とそこまで考えてから、この香水を買った理由を思い出す。エレンくん、鈍感だけど気付いてくれるかな。私たちが話しているテーブルから数席離れた場所にその姿を確認する。ライナーとベルトルトくんと随分盛り上がってるみたいで、今は入っていけそうにない。ちなみに私の特技は空気を読むことだ。存分に特技を発揮していると、ふいにエレンくんと目があった。うわあ、見てたのばれた!

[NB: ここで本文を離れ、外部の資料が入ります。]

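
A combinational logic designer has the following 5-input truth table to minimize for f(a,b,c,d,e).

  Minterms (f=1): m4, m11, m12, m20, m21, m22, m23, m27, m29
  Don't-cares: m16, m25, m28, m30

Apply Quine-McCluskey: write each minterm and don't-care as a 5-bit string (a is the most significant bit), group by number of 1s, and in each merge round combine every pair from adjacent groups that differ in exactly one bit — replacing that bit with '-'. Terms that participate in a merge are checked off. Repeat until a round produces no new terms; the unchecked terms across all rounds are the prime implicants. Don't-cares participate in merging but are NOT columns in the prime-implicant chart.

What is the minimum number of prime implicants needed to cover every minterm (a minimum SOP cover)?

4

[col 0] 00100*, 01011*, 01100*, 10000*, 10100*, 10101*, 10110*, 10111*, 11001*, 11011*, 11100*, 11101*, 11110*
[col 1] -0100*, -1011, -1100*, 0-100*, 1-100*, 1-101*, 1-110*, 10-00, 101-0*, 101-1*, 1010-*, 1011-*, 11-01, 110-1, 111-0*, 1110-*
[col 2] --100, 1-1-0, 1-10-, 101--
Prime implicants: --100, -1011, 1-1-0, 1-10-, 10-00, 101--, 11-01, 110-1
PI chart (minterm → PIs covering it):
  4 | --100  (sole → essential)
  11 | -1011  (sole → essential)
  12 | --100  (sole → essential)
  20 | --100,1-1-0,1-10-,10-00,101--
  21 | 1-10-,101--
  22 | 1-1-0,101--
  23 | 101--  (sole → essential)
  27 | -1011,110-1
  29 | 1-10-,11-01
Essential prime implicants: --100, -1011, 101--
Petrick residual → 1-10-
Minimum SOP uses 4 PIs: cd'e' + bc'de + acd' + ab'c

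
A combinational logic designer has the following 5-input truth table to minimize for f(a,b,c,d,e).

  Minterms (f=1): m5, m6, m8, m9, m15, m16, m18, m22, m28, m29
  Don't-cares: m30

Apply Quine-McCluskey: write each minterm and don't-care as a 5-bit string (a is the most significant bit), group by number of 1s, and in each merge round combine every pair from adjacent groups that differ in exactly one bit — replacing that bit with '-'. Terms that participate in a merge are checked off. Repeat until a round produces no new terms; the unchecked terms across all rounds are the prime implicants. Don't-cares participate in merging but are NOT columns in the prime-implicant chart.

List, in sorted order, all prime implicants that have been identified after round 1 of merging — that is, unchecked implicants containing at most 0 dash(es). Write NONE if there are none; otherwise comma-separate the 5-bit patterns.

00101, 01111

[col 0] 00101, 00110*, 01000*, 01001*, 01111, 10000*, 10010*, 10110*, 11100*, 11101*, 11110*
[col 1] -0110, 0100-, 1-110, 10-10, 100-0, 111-0, 1110-
Prime implicants: -0110, 00101, 0100-, 01111, 1-110, 10-10, 100-0, 111-0, 1110-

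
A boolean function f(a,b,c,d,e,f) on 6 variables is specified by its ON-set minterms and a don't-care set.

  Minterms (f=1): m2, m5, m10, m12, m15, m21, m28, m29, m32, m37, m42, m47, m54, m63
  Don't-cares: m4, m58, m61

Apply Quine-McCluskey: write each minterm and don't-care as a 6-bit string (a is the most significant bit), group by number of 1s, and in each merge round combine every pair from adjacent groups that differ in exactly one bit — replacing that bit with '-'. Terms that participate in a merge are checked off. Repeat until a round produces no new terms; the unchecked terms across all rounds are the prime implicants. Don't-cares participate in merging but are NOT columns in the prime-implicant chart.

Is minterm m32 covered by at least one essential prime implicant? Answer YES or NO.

[col 0] 000010*, 000100*, 000101*, 001010*, 001100*, 001111*, 010101*, 011100*, 011101*, 100000, 100101*, 101010*, 101111*, 110110, 111010*, 111101*, 111111*
[col 1] -00101, -01010, -01111, -11101, 0-0101, 0-1100, 00-010, 00-100, 00010-, 01-101, 01110-, 1-1010, 1-1111, 1111-1
Prime implicants: -00101, -01010, -01111, -11101, 0-0101, 0-1100, 00-010, 00-100, 00010-, 01-101, 01110-, 1-1010, 1-1111, 100000, 110110, 1111-1
PI chart (minterm → PIs covering it):
  2 | 00-010  (sole → essential)
  5 | -00101,0-0101,00010-
  10 | -01010,00-010
  12 | 0-1100,00-100
  15 | -01111  (sole → essential)
  21 | 0-0101,01-101
  28 | 0-1100,01110-
  29 | -11101,01-101,01110-
  32 | 100000  (sole → essential)
  37 | -00101  (sole → essential)
  42 | -01010,1-1010
  47 | -01111,1-1111
  54 | 110110  (sole → essential)
  63 | 1-1111,1111-1
Essential prime implicants: -00101, -01111, 00-010, 100000, 110110

YES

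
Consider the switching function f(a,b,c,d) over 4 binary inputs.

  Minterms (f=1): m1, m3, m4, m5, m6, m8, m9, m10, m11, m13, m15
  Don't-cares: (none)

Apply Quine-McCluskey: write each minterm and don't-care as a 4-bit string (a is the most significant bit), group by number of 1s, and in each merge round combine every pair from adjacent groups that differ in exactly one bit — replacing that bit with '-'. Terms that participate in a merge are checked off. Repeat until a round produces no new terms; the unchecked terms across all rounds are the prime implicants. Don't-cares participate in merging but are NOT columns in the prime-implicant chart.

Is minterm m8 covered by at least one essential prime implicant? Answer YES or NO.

size-2^0 implicants → 0001(✓)  0011(✓)  0100(✓)  0101(✓)  0110(✓)  1000(✓)  1001(✓)  1010(✓)  1011(✓)  1101(✓)  1111(✓)
size-2^1 implicants → -001(✓)  -011(✓)  -101(✓)  0-01(✓)  00-1(✓)  01-0  010-  1-01(✓)  1-11(✓)  10-0(✓)  10-1(✓)  100-(✓)  101-(✓)  11-1(✓)
size-2^2 implicants → --01  -0-1  1--1  10--
Unchecked terms (primes): --01, -0-1, 01-0, 010-, 1--1, 10--
Minterm coverage:
  m1 ⊆ --01,-0-1
  m3 ⊆ -0-1 [E]
  m4 ⊆ 01-0,010-
  m5 ⊆ --01,010-
  m6 ⊆ 01-0 [E]
  m8 ⊆ 10-- [E]
  m9 ⊆ --01,-0-1,1--1,10--
  m10 ⊆ 10-- [E]
  m11 ⊆ -0-1,1--1,10--
  m13 ⊆ --01,1--1
  m15 ⊆ 1--1 [E]
E = {-0-1, 01-0, 1--1, 10--}

YES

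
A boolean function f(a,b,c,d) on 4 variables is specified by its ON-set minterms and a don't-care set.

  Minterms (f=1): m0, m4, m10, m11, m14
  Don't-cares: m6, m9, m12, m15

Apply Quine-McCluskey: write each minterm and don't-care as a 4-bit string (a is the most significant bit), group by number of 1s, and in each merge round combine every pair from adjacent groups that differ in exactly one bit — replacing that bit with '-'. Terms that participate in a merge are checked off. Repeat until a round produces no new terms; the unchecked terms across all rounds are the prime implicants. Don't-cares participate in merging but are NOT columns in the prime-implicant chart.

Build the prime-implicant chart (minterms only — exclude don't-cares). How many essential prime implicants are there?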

「名前!ちょっと来いよ!ライナーのやつがおもしろくてさあ」
「な、何、どうしたの?」

しどろもどろになりながら、それでも平静を装って席をたつ。すると、ちょいちょいと笑顔で手招きするエレンくん。おお…笑顔が眩しい…!
なんてばかなことを考えながら歩くからだ。私はなんとも盛大にガッと木の床に足が引っかけてバランスを崩す。

「うっわっ!!」
「お、おい!危ね!」

来たる衝撃はエレンくんによって逃れたらしい。なんていうか、すごく恥ずかしい!ベタだし!近いし!これはマジで恥ずかしい!私をしっかり支えてくれる腕を意識してしまって、心臓がどっくんどっくん脈をうつ。カアッと一瞬で体が火照って、もう倒れてしまいそうなくらいだ。

「う、あ、あの、ありがとう…!」
「あ、ああ、大丈夫か?」

恥ずかしいのはエレンくんも同じらしくて、短い髪の毛から覗く耳が赤く染まっている。とにかく熱をしずめようと深く息を吸っていると、エレンくんは何を思ったかもう一度近付いてきた。

「えっえ、な、何」
「ん、あれ、なんかいい匂いする」
「えっ?あ!うあ、くすぐったいから…!」
「あっ悪ぃ!!」

突然私の首もとに顔をうずめるものだから、サラサラの髪の毛が首筋を掠めてゾクゾクした。香水に気付いてもらえて嬉しいはずなのに、脈打つ心臓と熱い体温のせいで何がなんだかわからなかった。ただ、隣でライナーとベルトルトくんがニヤニヤと笑っていることに気付いて、私はもう死にたくなるくらい恥ずかしかった。